Illustrating a vision for the new economy is one of the greatest challenges and opportunities for leaders in the sustainability movement. The notion of a “green economy” has mainstreamed quite rapidly; however “green” much like “sustainability” remains an amorphous term with many interpretations that are difficult to envision in daily life. The green economy is often juxtaposed with the fossil fuel-based economy to emphasize environmentally friendly energy alternatives and green business practices. In their book, Cradle to Cradle: Remaking the Way We Make Things, authors William McDonough and Michael Braungart allude to the notion of the “next industrial revolution” which has roots dating back to the birth of the industrial revolution more than two centuries ago. This characterization is familiar, yet stems from old economic models that are at the root of the environmental, social and economic crises we currently face.

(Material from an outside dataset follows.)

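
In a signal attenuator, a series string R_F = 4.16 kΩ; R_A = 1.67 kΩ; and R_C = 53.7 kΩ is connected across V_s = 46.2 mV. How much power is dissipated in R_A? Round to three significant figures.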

Perhaps a more useful approach for describing the next economy focuses on daily practices rather than conceptual models. Instead of characterizing the type of economy—whether it’s a “new,” “green,” “conservation,” or “next industrial” economy, we need to characterize our vision for living in this evolving economy and ask questions that highlight the way new economic systems will work. For example, where does our food come from? What kind of a bank or financial institution do we do business with? What are its values? And where does it invest its capital? What are the educational goals and objectives of our schools and universities? These questions begin to address what author Bill McKibben describes in his book, Deep Economy: The Wealth of Communities and the Durable Future.
The notion of a “Durable“ and a “Livable” future speaks to the intergenerational aspects of a lasting new economy. These terms support the idea of a resilient economic system that is able to stand the test of time and adapt to change. But questions remain: what are the characteristics of this “livable future?” How does it manifest itself? Author Jean Jacobs addressed this issue when she coined the term “reliable prosperity.” Jacobs tied the viability of our economic system to natural systems. As she wrote in her last book, The Nature of Economies, “human beings exist wholly within nature as part of the natural order in every respect.” Jacobs emphasized how the foundation of reliable prosperity stems from the resilience of natural systems. Our desire for reliability and prosperity is interdependent with nature and our economic system depends upon nature’s life-support systems. The Portland, Oregon based environmental nonprofit, Ecotrust has adopted “reliable prosperity” as a guiding principle and catalyst to inspire its members into action.
The notion of reliable prosperity also points to the importance of identifying some of the essential attributes that we envision in the new economy. These attributes help to ground the character of the new economy with enduring values based on practical aspirations. In researching effective initiatives and, to a broader extent, economic structures that support a durable future with reliable prosperity, I have identified the SPIRALS framework—namely, initiatives that are: Scalable, Place-based, Intergenerational, Resilient, Accessible, Life-affirming, and involving Self-care. These key attributes are applicable to initiatives that foster the new economy and also serve as a compass for envisioning the future that we choose to create. The SPIRALS framework is a useful tool for going beyond the “shades of green” of the new economy and understanding how we can design a thriving economy that works for all species.